Libbey Glass, a wholly-owned subsidiary of Libbey Inc., has started an exchange for its outstanding Senior Secured Notes. The exchange offer will expire at 5:00 p.m., New York City time, on 7 December 2012, unless extended or terminated.
Libbey Inc.’s wholly-owned subsidiary, Libbey Glass Inc., has commenced an exchange offer for any and all of its outstanding USD 450,000,000 aggregate principal amount of 6.875% Senior Secured Notes due 2020. The Outstanding Notes were issued on 15 May 2012, in a private placement pursuant to Rule 144A and Regulation S under the Securities Act of 1933, as amended. Holders of Outstanding Notes may exchange them for an equal principal amount of a new issue of 6.875% Senior Secured Notes due 2020, which have been registered under the Securities Act pursuant to an effective registration statement on Form S-4 filed with the Securities and Exchange Commission.

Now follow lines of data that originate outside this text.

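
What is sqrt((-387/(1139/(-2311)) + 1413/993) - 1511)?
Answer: I*sqrt(102958127878667)/377009 ≈ 26.914*I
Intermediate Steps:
sqrt((-387/(1139/(-2311)) + 1413/993) - 1511) = sqrt((-387/(1139*(-1/2311)) + 1413*(1/993)) - 1511) = sqrt((-387/(-1139/2311) + 471/331) - 1511) = sqrt((-387*(-2311/1139) + 471/331) - 1511) = sqrt((894357/1139 + 471/331) - 1511) = sqrt(296568636/377009 - 1511) = sqrt(-273091963/377009) = I*sqrt(102958127878667)/377009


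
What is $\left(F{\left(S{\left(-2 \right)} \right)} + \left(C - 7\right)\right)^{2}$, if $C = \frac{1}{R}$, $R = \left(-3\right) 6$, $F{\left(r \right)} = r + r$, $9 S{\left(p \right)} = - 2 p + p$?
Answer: $\frac{14161}{324} \approx 43.707$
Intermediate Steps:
$S{\left(p \right)} = - \frac{p}{9}$ ($S{\left(p \right)} = \frac{- 2 p + p}{9} = \frac{\left(-1\right) p}{9} = - \frac{p}{9}$)
$F{\left(r \right)} = 2 r$
$R = -18$
$C = - \frac{1}{18}$ ($C = \frac{1}{-18} = - \frac{1}{18} \approx -0.055556$)
$\left(F{\left(S{\left(-2 \right)} \right)} + \left(C - 7\right)\right)^{2} = \left(2 \left(\left(- \frac{1}{9}\right) \left(-2\right)\right) - \frac{127}{18}\right)^{2} = \left(2 \cdot \frac{2}{9} - \frac{127}{18}\right)^{2} = \left(\frac{4}{9} - \frac{127}{18}\right)^{2} = \left(- \frac{119}{18}\right)^{2} = \frac{14161}{324}$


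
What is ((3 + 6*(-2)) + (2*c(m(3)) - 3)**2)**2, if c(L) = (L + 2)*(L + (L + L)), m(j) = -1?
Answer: 5184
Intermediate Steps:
c(L) = 3*L*(2 + L) (c(L) = (2 + L)*(L + 2*L) = (2 + L)*(3*L) = 3*L*(2 + L))
((3 + 6*(-2)) + (2*c(m(3)) - 3)**2)**2 = ((3 + 6*(-2)) + (2*(3*(-1)*(2 - 1)) - 3)**2)**2 = ((3 - 12) + (2*(3*(-1)*1) - 3)**2)**2 = (-9 + (2*(-3) - 3)**2)**2 = (-9 + (-6 - 3)**2)**2 = (-9 + (-9)**2)**2 = (-9 + 81)**2 = 72**2 = 5184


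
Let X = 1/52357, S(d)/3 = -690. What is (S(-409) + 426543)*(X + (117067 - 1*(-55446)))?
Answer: 93511020309126/1277 ≈ 7.3227e+10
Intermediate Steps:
S(d) = -2070 (S(d) = 3*(-690) = -2070)
X = 1/52357 ≈ 1.9100e-5
(S(-409) + 426543)*(X + (117067 - 1*(-55446))) = (-2070 + 426543)*(1/52357 + (117067 - 1*(-55446))) = 424473*(1/52357 + (117067 + 55446)) = 424473*(1/52357 + 172513) = 424473*(9032263142/52357) = 93511020309126/1277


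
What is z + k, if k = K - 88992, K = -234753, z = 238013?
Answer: -85732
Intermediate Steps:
k = -323745 (k = -234753 - 88992 = -323745)
z + k = 238013 - 323745 = -85732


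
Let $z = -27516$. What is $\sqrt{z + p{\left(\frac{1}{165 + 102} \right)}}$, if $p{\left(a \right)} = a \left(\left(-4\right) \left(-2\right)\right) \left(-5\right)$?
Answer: $\frac{2 i \sqrt{490399701}}{267} \approx 165.88 i$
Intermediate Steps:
$p{\left(a \right)} = - 40 a$ ($p{\left(a \right)} = a 8 \left(-5\right) = 8 a \left(-5\right) = - 40 a$)
$\sqrt{z + p{\left(\frac{1}{165 + 102} \right)}} = \sqrt{-27516 - \frac{40}{165 + 102}} = \sqrt{-27516 - \frac{40}{267}} = \sqrt{- \frac{7346812}{267}} = \frac{2 i \sqrt{490399701}}{267}$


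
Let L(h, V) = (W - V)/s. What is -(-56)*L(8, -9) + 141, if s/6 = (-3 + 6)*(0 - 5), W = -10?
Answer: 6373/45 ≈ 141.62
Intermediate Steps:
s = -90 (s = 6*((-3 + 6)*(0 - 5)) = 6*(3*(-5)) = 6*(-15) = -90)
L(h, V) = 1/9 + V/90 (L(h, V) = (-10 - V)/(-90) = (-10 - V)*(-1/90) = 1/9 + V/90)
-(-56)*L(8, -9) + 141 = -(-56)*(1/9 + (1/90)*(-9)) + 141 = -(-56)*(1/9 - 1/10) + 141 = -(-56)/90 + 141 = -56*(-1/90) + 141 = 28/45 + 141 = 6373/45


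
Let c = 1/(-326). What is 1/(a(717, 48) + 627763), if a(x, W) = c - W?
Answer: 326/204635089 ≈ 1.5931e-6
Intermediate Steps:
c = -1/326 ≈ -0.0030675
a(x, W) = -1/326 - W
1/(a(717, 48) + 627763) = 1/((-1/326 - 1*48) + 627763) = 1/((-1/326 - 48) + 627763) = 1/(-15649/326 + 627763) = 1/(204635089/326) = 326/204635089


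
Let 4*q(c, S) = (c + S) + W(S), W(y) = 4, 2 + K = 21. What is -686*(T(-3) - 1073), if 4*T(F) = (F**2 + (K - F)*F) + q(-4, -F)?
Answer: 5965799/8 ≈ 7.4573e+5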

The exchange offer is being conducted to satisfy the company’s obligations under the terms of a registration rights agreement entered into in connection with the issuance of the Outstanding Notes, and does not represent a new financing transaction.
The exchange offer will expire at 5:00 p.m., New York City time, on 7 December 2012, unless extended or terminated. Tenders of Outstanding Notes must be properly made before the exchange offer expires and may be withdrawn at any time before the exchange offer expires.